翔太は不意に頭を抑えていた手をおろして、俺の方に視線を向けてきた。今までに感じたことのないような視線だった。なんというか…こっちの事を全て見透かしているような視線だった。



翔太は続けて俺に向けてこう言ってきた。



「なぁ…魁兄は、俺の事をいつでも味方してくれるか?それとも…もし自分に危害が加わるようだったら、例えそれが親しいやつだったとしても見捨てるか?」



「見捨てない。俺は翔太の味方だ。世間がお前のことを厳しく言うかもしれない。高校生が起こした不祥事だ。大人とは違ってテレビでも大きく伝えられているのかもしれない。だが、世間がどれだけ敵になろうが俺の考えは変わらない。」



「…それだけ覚悟を持ってるんだ。」



「当たり前だ。俺と翔太は歳が離れていたとしても友達だ。なにか困ったことがあればしっかりと頼ってくれ。」



翔太は妹に入ってこないでと言われた以上、入るわけにも行かないと言って車の中に居ることにしたようだ。俺は念のために車のロックを掛けておいて、家の玄関を開けて中に入った。



家の中は比較的整理されていて、昔入ったときとほとんど同じような状態だった。
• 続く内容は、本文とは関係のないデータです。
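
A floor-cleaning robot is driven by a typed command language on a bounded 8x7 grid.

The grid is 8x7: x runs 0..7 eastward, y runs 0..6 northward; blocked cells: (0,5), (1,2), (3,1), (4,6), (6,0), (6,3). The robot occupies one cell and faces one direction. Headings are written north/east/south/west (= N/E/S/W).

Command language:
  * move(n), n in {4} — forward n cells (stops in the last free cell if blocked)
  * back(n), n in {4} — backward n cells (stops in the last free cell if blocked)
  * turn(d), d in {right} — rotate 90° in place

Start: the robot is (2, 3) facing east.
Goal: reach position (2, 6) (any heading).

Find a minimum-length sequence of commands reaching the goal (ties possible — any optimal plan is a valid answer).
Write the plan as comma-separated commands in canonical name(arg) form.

from: (2, 3) facing east
t=1 turn(right) ⇒ (2, 3) facing south
t=2 back(4) ⇒ (2, 6) facing south
nothing shorter than 2 reaches the goal.

turn(right), back(4)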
そして俺が玄関から見えるすべてのものを観察していると、俺に翔太の妹が話しかけてきた。



翔太の妹は予想以上に美人だった。だが、先程の発言を見過ごすことはできない。翔太のことをこいつは貶したんだ。でもここで話をした所でなにも解決には繋がらない。うわべだけでも取り繕うべきだ。



俺はそう判断し、軽く挨拶をした後リビングで翔太の父親と母親が来るのを待った。翔太の妹に電話をしてもらったが帰ってくるまでまだ時間がかかるそうだ。



スマホを取り出し、翔太と軽くやり取りしていると翔太の妹が話しかけてきた。



「あの〜1つ質問があるんですが…」



俺は突然話しかけられたため、びっくりした。がすぐに返答を返した。



「なんですか?答えられる範囲であれば、答えますが…答えられないものもあることを理解してくださいね。」



「もちろん分かってます。それじゃあ質問しますね。どうして貴方はあいつの味方をするんですか?あいつは女性に対して痴漢をするような最低なやつだったんですよ‼それにニュースでも散々言われてましたよ‼『こういう人が大人になるのは怖い』とか、『性犯罪の再犯率は高い』だとか沢山言われてますよ‼」



「私は弁護士ですから。翔太と仲が良い以前に、友として現場を見たわけでもないのに見捨てたりするなんてことはしません。それと…具体的な証拠がないのに疑うのはやめたほうが良いと思いますよ。」



俺は若干の不快感覚えつつも、『少し言葉が汚くなったかもな…』と思いながら、眼の前の椅子に座り質問をしてきた翔太の妹に告げた。